Expelled MP gets 6-week protection from arrest
On Friday, while asking expelled AIADMK MP Sashikala Pushpa and her family members to appear in person in the Madurai bench of the Madras HC on August 29, the Supreme Court restrained the Tamil Nadu p
On Friday, while asking expelled AIADMK MP Sashikala Pushpa and her family members to appear in person in the Madurai bench of the Madras HC on August 29, the Supreme Court restrained the Tamil Nadu police from arresting them for six weeks in an alleged sexual harassment complaint filed by a former maid servant.
A three-judge bench of Chief Justice T.S. Thakur and Justices A.M. Kanwilkar and D.Y. Chandrachud passed this order on an appeal filed by Ms Pushpa and others challenging an interim order of the high court seeking their personal appearance in court on August 29 in the anticipatory bail plea filed by them.
Senior counsel Siddarth Luthra, appearing for the petitioners, informed the bench that after the slapping incident (involving DMK MP Tiruchi Siva), Ms Pushpa was expelled from the party and cases were foisted against her and her family for an incident that was alleged to have happened in 2011.
The petitioners apprehended arrest if they appeared in the HC on August 29, he said and as such sought protection from arrest.
Senior counsel and additional advocate general Subramonium Prasad, appearing for TN, said that the petitioners had sought withdrawal of the anticipatory bail petitions and that the court did not allow them to withdraw. He opposed the grant of any protection to the petitioners.
The CJI told the counsel, “Why are you so keen on her appearance What is the great hurry She is a lady MP and she is not running away. Why should you arrest her The fact that you are opposing, shows that there is something more than what meets the eye. Is this is a counter blast against her (for the allegations she made against chief minister Jayalalithaa) ”
In a brief order, the bench said that the petitioners should appear in the HC as per the orders dated August 23. The petitioners are protected from arrest for six weeks.
The bench said, “In the meantime, the HC should dispose of the anticipatory bail applications uninfluenced by the fact that we have protected the petitioners from arrest.”

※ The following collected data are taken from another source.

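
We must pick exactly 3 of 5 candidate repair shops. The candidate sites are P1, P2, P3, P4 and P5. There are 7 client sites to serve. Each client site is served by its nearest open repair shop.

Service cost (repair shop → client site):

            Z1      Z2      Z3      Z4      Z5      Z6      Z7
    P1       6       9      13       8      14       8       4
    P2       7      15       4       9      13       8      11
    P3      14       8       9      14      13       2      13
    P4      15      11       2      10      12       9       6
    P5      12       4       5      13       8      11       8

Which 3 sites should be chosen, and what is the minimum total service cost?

With exactly 3 open, each client site uses its cheapest among the chosen.
{P1, P3, P5}: Z1→P1 6, Z2→P5 4, Z3→P5 5, Z4→P1 8, Z5→P5 8, Z6→P3 2, Z7→P1 4. Service cost 37.
{P1, P4, P5}: service cost 40
{P1, P2, P5}: service cost 42
Among all 10 size-3 choices, {P1, P3, P5} is lowest.

Choose P1, P3 and P5; total service cost 37.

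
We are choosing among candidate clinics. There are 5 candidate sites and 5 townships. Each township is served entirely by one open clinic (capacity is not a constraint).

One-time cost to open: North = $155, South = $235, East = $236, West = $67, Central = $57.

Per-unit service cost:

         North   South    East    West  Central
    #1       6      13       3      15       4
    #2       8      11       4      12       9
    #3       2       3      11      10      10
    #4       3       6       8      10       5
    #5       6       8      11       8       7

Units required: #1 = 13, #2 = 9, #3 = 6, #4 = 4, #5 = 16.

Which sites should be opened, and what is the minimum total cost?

For any fixed open set, each township goes to its cheapest open site; total = fixed + service.
{Central}: #1→Central 4·13=52, #2→Central 9·9=81, #3→Central 10·6=60, #4→Central 5·4=20, #5→Central 7·16=112. Service 325; fixed 57; total 382.
{North}: service 270 + fixed 155 = 425
{West, Central}: #1→Central 4·13=52, #2→Central 9·9=81, #3→West 10·6=60, #4→Central 5·4=20, #5→Central 7·16=112. Service 325; fixed 124; total 449.
{North, South, East, West, Central}: service 195 + fixed 750 = 945
No other subset beats 382.

Open Central only; minimum total cost 382.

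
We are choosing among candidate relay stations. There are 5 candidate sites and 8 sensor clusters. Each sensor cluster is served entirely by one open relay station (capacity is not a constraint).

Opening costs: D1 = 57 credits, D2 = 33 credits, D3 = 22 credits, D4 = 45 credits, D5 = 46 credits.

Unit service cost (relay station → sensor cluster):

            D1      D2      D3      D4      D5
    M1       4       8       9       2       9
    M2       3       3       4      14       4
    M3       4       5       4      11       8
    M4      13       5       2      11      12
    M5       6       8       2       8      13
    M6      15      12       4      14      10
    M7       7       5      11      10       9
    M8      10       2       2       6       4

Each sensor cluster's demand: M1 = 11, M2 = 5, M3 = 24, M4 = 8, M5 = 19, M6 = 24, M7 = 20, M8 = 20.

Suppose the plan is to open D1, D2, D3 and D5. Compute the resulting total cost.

Each sensor cluster is assigned to its cheapest site among the open ones.
{D1, D2, D3, D5}: M1→D1 4·11=44, M2→D1 3·5=15, M3→D1 4·24=96, M4→D3 2·8=16, M5→D3 2·19=38, M6→D3 4·24=96, M7→D2 5·20=100, M8→D2 2·20=40. Service 445; fixed 158; total 603.

Total cost: 603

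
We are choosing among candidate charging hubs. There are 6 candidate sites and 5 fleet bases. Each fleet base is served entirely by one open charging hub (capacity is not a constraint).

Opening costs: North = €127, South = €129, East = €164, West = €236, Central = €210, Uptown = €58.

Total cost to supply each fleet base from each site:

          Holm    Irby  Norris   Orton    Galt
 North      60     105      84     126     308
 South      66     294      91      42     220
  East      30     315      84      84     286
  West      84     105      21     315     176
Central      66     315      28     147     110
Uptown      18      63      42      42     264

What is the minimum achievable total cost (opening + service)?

For any fixed open set, each fleet base goes to its cheapest open site; total = fixed + service.
{Uptown}: Holm→Uptown 18, Irby→Uptown 63, Norris→Uptown 42, Orton→Uptown 42, Galt→Uptown 264. Service 429; fixed 58; total 487.
{Central, Uptown}: Holm→Uptown 18, Irby→Uptown 63, Norris→Central 28, Orton→Uptown 42, Galt→Central 110. Service 261; fixed 268; total 529.
{South, Uptown}: Holm→Uptown 18, Irby→Uptown 63, Norris→Uptown 42, Orton→South 42, Galt→South 220. Service 385; fixed 187; total 572.
{North, South, East, West, Central, Uptown}: Holm→Uptown 18, Irby→Uptown 63, Norris→West 21, Orton→South 42, Galt→Central 110. Service 254; fixed 924; total 1178.
No other subset beats 487.

Minimum total cost: 487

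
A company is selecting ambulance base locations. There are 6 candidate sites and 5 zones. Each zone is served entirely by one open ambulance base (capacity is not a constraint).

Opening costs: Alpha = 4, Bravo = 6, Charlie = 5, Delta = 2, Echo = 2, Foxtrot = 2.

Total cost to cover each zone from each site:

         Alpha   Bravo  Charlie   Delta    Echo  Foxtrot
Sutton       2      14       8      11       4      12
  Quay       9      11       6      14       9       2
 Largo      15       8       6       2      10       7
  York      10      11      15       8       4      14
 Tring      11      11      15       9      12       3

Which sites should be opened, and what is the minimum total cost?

Open Delta, Echo and Foxtrot; minimum total cost 21.

For any fixed open set, each zone goes to its cheapest open site; total = fixed + service.
{Delta, Echo, Foxtrot}: Sutton→Echo 4, Quay→Foxtrot 2, Largo→Delta 2, York→Echo 4, Tring→Foxtrot 3. Service 15; fixed 6; total 21.
{Alpha, Delta, Echo, Foxtrot}: Sutton→Alpha 2, Quay→Foxtrot 2, Largo→Delta 2, York→Echo 4, Tring→Foxtrot 3. Service 13; fixed 10; total 23.
{Echo, Foxtrot}: Sutton→Echo 4, Quay→Foxtrot 2, Largo→Foxtrot 7, York→Echo 4, Tring→Foxtrot 3. Service 20; fixed 4; total 24.
{Alpha, Bravo, Charlie, Delta, Echo, Foxtrot}: Sutton→Alpha 2, Quay→Foxtrot 2, Largo→Delta 2, York→Echo 4, Tring→Foxtrot 3. Service 13; fixed 21; total 34.
No other subset beats 21.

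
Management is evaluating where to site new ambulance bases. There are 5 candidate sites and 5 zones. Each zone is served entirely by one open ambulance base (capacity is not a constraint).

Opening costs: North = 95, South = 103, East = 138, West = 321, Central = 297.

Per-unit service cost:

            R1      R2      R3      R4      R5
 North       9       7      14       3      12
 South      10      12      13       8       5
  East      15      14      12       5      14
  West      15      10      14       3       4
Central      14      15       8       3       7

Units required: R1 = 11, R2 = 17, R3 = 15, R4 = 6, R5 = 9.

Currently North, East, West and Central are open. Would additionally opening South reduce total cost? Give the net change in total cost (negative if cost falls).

Current service cost with {North, East, West, Central}: 392.
Adding South: each zone re-picks its cheapest; new service cost 392, saving 0.
Extra fixed cost: 103. Net change = 103 − 0 = 103.
(Totals: 1243 → 1346.)

No — net change +103 (cost rises by 103).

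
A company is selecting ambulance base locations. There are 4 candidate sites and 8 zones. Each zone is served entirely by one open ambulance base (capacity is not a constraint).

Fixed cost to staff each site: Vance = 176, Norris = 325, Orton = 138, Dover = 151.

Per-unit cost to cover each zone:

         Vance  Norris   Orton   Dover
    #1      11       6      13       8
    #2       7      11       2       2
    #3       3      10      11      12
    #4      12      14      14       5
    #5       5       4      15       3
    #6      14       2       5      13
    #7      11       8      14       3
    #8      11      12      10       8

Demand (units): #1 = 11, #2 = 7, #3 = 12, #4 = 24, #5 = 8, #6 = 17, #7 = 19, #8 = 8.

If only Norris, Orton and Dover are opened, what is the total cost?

Each zone is assigned to its cheapest site among the open ones.
{Norris, Orton, Dover}: #1→Norris 6·11=66, #2→Orton 2·7=14, #3→Norris 10·12=120, #4→Dover 5·24=120, #5→Dover 3·8=24, #6→Norris 2·17=34, #7→Dover 3·19=57, #8→Dover 8·8=64. Service 499; fixed 614; total 1113.

Total cost: 1113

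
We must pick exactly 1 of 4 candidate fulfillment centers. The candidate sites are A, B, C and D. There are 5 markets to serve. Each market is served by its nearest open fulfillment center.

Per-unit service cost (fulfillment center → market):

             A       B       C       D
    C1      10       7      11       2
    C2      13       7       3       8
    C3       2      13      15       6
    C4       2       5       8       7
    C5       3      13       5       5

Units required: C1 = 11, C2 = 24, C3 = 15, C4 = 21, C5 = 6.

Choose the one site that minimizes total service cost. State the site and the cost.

Choose D only; total service cost 481.

With exactly 1 open, each market uses its cheapest among the chosen.
{D}: C1→D 2·11=22, C2→D 8·24=192, C3→D 6·15=90, C4→D 7·21=147, C5→D 5·6=30. Service cost 481.
{A}: service cost 512
{C}: service cost 616
Among all 4 size-1 choices, {D} is lowest.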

In their petition they said that the HC, while hearing an anticipatory bail petition, had erroneously ordered that they be present before it on the next date of hearing i.e. on August 29 without deciding the anticipatory bail petition on merits. They submitted that they cannot be compelled to be personally present at the hearing of an anticipatory bail application in view of the strong apprehension of arrest as soon as they enter the state of Tamil Nadu.

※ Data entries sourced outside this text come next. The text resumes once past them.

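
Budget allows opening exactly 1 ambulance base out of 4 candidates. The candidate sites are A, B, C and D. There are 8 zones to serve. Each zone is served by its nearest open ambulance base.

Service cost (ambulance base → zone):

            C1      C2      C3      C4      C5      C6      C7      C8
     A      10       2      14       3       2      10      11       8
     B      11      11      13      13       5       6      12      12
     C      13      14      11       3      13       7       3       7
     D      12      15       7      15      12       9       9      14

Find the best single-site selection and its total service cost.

Choose A only; total service cost 60.

With exactly 1 open, each zone uses its cheapest among the chosen.
{A}: C1→A 10, C2→A 2, C3→A 14, C4→A 3, C5→A 2, C6→A 10, C7→A 11, C8→A 8. Service cost 60.
{C}: service cost 71
{B}: service cost 83
Among all 4 size-1 choices, {A} is lowest.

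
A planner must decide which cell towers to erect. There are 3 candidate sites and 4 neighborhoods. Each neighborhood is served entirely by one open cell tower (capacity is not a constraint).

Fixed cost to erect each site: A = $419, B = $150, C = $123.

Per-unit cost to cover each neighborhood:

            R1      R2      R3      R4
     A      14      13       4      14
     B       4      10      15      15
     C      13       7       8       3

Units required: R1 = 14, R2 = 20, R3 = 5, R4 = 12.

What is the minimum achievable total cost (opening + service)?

For any fixed open set, each neighborhood goes to its cheapest open site; total = fixed + service.
{C}: R1→C 13·14=182, R2→C 7·20=140, R3→C 8·5=40, R4→C 3·12=36. Service 398; fixed 123; total 521.
{B, C}: service 272 + fixed 273 = 545
{B}: service 511 + fixed 150 = 661
{A, B, C}: R1→B 4·14=56, R2→C 7·20=140, R3→A 4·5=20, R4→C 3·12=36. Service 252; fixed 692; total 944.
No other subset beats 521.

Minimum total cost: 521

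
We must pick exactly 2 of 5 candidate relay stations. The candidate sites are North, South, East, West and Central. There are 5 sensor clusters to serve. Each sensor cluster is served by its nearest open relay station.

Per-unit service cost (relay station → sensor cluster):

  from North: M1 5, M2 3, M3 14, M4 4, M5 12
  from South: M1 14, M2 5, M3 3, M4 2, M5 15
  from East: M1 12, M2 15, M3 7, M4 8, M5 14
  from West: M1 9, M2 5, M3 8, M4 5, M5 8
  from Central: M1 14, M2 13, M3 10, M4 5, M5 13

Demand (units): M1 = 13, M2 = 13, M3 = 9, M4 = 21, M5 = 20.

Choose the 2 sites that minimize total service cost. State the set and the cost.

Choose South and West; total service cost 411.

With exactly 2 open, each sensor cluster uses its cheapest among the chosen.
{South, West}: M1→West 9·13=117, M2→South 5·13=65, M3→South 3·9=27, M4→South 2·21=42, M5→West 8·20=160. Service cost 411.
{North, South}: service cost 413
{North, West}: service cost 420
Among all 10 size-2 choices, {South, West} is lowest.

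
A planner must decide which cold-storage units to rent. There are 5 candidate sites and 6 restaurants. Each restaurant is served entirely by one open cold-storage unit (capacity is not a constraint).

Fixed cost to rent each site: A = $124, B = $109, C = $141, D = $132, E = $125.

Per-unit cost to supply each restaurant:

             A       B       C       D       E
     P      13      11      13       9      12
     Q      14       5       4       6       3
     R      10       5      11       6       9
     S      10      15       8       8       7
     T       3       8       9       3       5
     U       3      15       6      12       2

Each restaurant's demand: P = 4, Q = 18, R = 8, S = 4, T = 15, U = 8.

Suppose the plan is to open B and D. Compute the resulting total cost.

Each restaurant is assigned to its cheapest site among the open ones.
{B, D}: P→D 9·4=36, Q→B 5·18=90, R→B 5·8=40, S→D 8·4=32, T→D 3·15=45, U→D 12·8=96. Service 339; fixed 241; total 580.

Total cost: 580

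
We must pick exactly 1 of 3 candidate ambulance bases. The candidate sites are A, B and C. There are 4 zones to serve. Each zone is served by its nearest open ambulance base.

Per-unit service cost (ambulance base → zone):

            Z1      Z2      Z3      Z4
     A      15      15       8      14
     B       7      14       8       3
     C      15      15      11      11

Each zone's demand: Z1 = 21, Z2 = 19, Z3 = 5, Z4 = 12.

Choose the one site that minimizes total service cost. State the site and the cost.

Choose B only; total service cost 489.

With exactly 1 open, each zone uses its cheapest among the chosen.
{B}: Z1→B 7·21=147, Z2→B 14·19=266, Z3→B 8·5=40, Z4→B 3·12=36. Service cost 489.
{C}: service cost 787
{A}: service cost 808
Among all 3 size-1 choices, {B} is lowest.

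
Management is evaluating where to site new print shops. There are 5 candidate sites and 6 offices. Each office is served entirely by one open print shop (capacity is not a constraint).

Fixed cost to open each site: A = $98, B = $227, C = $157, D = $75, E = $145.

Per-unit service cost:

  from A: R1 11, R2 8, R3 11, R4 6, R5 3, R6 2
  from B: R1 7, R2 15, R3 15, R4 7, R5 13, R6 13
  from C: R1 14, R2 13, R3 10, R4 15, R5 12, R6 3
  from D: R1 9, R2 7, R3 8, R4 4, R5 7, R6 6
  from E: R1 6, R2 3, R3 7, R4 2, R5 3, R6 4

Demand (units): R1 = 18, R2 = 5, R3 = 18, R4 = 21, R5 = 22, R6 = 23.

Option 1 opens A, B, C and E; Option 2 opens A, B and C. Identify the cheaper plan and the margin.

Option 1: {A, B, C, E}: R1→E 6·18=108, R2→E 3·5=15, R3→E 7·18=126, R4→E 2·21=42, R5→A 3·22=66, R6→A 2·23=46. Service 403; fixed 627; total 1030.
Option 2: {A, B, C}: R1→B 7·18=126, R2→A 8·5=40, R3→C 10·18=180, R4→A 6·21=126, R5→A 3·22=66, R6→A 2·23=46. Service 584; fixed 482; total 1066.
Difference: |1030 − 1066| = 36.

Option 1 is cheaper by 36.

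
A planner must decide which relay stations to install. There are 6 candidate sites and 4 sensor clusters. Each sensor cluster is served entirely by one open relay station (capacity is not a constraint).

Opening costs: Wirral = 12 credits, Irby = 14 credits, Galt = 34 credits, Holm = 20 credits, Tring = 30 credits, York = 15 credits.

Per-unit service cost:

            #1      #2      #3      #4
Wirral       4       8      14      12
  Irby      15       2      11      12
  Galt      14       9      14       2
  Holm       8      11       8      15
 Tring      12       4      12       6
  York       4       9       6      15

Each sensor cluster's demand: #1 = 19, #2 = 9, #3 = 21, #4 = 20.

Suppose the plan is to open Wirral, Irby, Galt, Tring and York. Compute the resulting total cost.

Each sensor cluster is assigned to its cheapest site among the open ones.
{Wirral, Irby, Galt, Tring, York}: #1→Wirral 4·19=76, #2→Irby 2·9=18, #3→York 6·21=126, #4→Galt 2·20=40. Service 260; fixed 105; total 365.

Total cost: 365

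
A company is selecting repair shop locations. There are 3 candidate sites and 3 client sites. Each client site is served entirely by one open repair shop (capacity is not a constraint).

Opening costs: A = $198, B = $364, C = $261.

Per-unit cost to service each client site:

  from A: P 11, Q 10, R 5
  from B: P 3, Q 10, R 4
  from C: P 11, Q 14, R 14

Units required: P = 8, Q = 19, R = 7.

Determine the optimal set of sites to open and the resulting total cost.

For any fixed open set, each client site goes to its cheapest open site; total = fixed + service.
{A}: P→A 11·8=88, Q→A 10·19=190, R→A 5·7=35. Service 313; fixed 198; total 511.
{B}: service 242 + fixed 364 = 606
{C}: service 452 + fixed 261 = 713
{A, B, C}: P→B 3·8=24, Q→A 10·19=190, R→B 4·7=28. Service 242; fixed 823; total 1065.
No other subset beats 511.

Open A only; minimum total cost 511.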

Further, the hearing of the anticipatory bail petition will be rendered infructuous if they are arrested even before they can make an appearance in the high court. Therefore, the petitioners are only seeking a limited relief of exemption from making a personal appearance in the high court on August 29 in view of the apprehension of imminent arrest and a grave threat to their life and liberty. They requested for a hearing of the anticipatory bail petition on merits.
The petitioners said that after Ms Sashikala was expelled from the party, numerous false cases were filed against them in the state in a bid to compel and pressurise her to resign from her seat in the Rajya Sabha. One such complaint was filed by Mrs B. Banumati, wife of late Karupasamy, before the Tuticorin (Tamil Nadu) superintendent of police falsely claiming to have been sexually harassed by the petitioners while working as a maid in the house of the petitioners in the year 2011.
Ms Sashikala said that on August 17 she signed the vakalatnama for the bail application to be filed in the Madras high court at Madurai bench while she was in India and sent it to Madurai through her husband. She said that she left for Singapore the same day on a late night flight fearing for her life. However, due to a clerical mistake, the date on the vakalatnama was entered as August 18 before it was filed in the high court. For this mistake the HC ordered their personal appearance.